Obviously the market cannot be abolished overnight, but the fundamental antagonism between the law of value on the one hand and planning on the other - with the associated producers, controlling, regulating and planning the economy - is vital. The two are diametrically opposed - always.

Understanding this epoch means understanding Stalinism, yet Phil Sharpe makes no mention of it, said comrade Ticktin. Stalinism has tarnished the concept of socialism. Stalinism must be condemned from beginning to end. Here there is no room to give a single inch.

Comrade Phil Sharpe (Democratic Socialist Alliance), the second speaker, claimed that his document had been objected to on the grounds of length. A short programme is an action programme, according to comrade Sharpe, with demands for taking power. Yet we are not yet at that stage. Marxist forces have been fragmented and are marginal. So we need a long 'propaganda programme' dealing with the question: how do we understand capitalism today?

It is fashionable to say that the working class has disappeared, so we are faced with a massive ideological struggle to show that the forces are still there to change society. Such a task needs a detailed analysis, with arguments to persuade people that communism is necessary.

The idea of workers' control links the present to the communist future, comrade Sharpe announced. The CPGB, he claimed, is still at the level of Marx's democracy. We need to argue beyond Marx.

Comrade John Bridge (CPGB) said that he is in favour of workers' control under capitalism - but our idea of what constitutes the working class cannot be limited to the workplace. The working class includes students, pensioners, househusbands and those on sickness and invalidity benefit.

A programme is the basis around which the party is built. It should be as short, concise and as accessible as possible. The programme is not just about immediate actions. It is about long term aims and therefore the grand strategy of how we get to working class state power and socialism - that is certainly not dictated by the momentary ups or downs of strikes, union membership or class-consciousness. A useless and thoroughly wrong method.

As regards democracy, everyone accepts the idea now. However, in the 18th and 19th centuries it was an upper class swearword. To the extent that we have democracy today it is because of Marxism and the working class. The bourgeoisie constantly tries to hollow out and turn democracy into its opposite. We, on the contrary, must fight to extend democracy further and further, to the point where it finally breaks through the limits of capitalism. Socialism is the victory of democracy. Not its negation.
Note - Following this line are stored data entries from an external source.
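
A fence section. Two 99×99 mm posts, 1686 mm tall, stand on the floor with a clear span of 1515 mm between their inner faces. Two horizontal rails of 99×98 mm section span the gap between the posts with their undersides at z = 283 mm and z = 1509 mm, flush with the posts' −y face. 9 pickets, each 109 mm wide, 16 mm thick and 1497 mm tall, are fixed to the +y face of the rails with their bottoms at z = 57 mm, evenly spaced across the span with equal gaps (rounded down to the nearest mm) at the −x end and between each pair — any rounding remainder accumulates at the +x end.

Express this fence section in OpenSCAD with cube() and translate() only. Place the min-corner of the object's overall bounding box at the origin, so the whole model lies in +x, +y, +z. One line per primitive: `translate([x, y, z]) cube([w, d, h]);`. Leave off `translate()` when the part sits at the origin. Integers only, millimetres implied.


cube([99, 99, 1686]);
translate([1614, 0, 0]) cube([99, 99, 1686]);
translate([99, 0, 283]) cube([1515, 99, 98]);
translate([99, 0, 1509]) cube([1515, 99, 98]);
translate([152, 99, 57]) cube([109, 16, 1497]);
translate([314, 99, 57]) cube([109, 16, 1497]);
translate([476, 99, 57]) cube([109, 16, 1497]);
translate([638, 99, 57]) cube([109, 16, 1497]);
translate([800, 99, 57]) cube([109, 16, 1497]);
translate([962, 99, 57]) cube([109, 16, 1497]);
translate([1124, 99, 57]) cube([109, 16, 1497]);
translate([1286, 99, 57]) cube([109, 16, 1497]);
translate([1448, 99, 57]) cube([109, 16, 1497]);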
Hence when we talk about ending democracy we are referring to the withering away of the state. Not about abolishing debate, open argument and popular control. Democracy is our main weapon in the fight for human liberation.

In the debate which followed comrade Moshé Machover said that he understood what comrade Ticktin had said. But we need to emphasise that socialism means the widest possible extension of democracy in every sphere of social life, including the economic sphere.

Democracy too was also the theme of comrade Mike Macnair's comments. He said how important it is to grasp that the political programme of the bourgeoisie was rooted not in democracy, but in the rule of law, which is counterposed to democracy. Did they promote democracy in the English revolution? No. That was the work of the Diggers and the Levellers. And in the French revolution, as soon as the ancien régime was overthrown, the bourgeoisie ruled through the Directory and then through Bonapartism. Anyone who says that they are for the rule of law is therefore saying that they are for the politics of the bourgeoisie. Democracy is the inheritance of the proletariat, opposed to private property and the rule of law.

The only comrade to speak in favour of Phil Sharpe was Phil Walden. His remarks included a daft peon of praise to the market. Perhaps John Pearson and Dave Spencer would have defended comrade Sharpe too. If the clock had not stopped them.

But all in all it is clear that comrade Sharpe's views on the need for the market and a halfway house workers' party have been comprehensively defeated in the CMP. This should mean that he is no longer proposed as any kind of official or unofficial CMP spokesperson.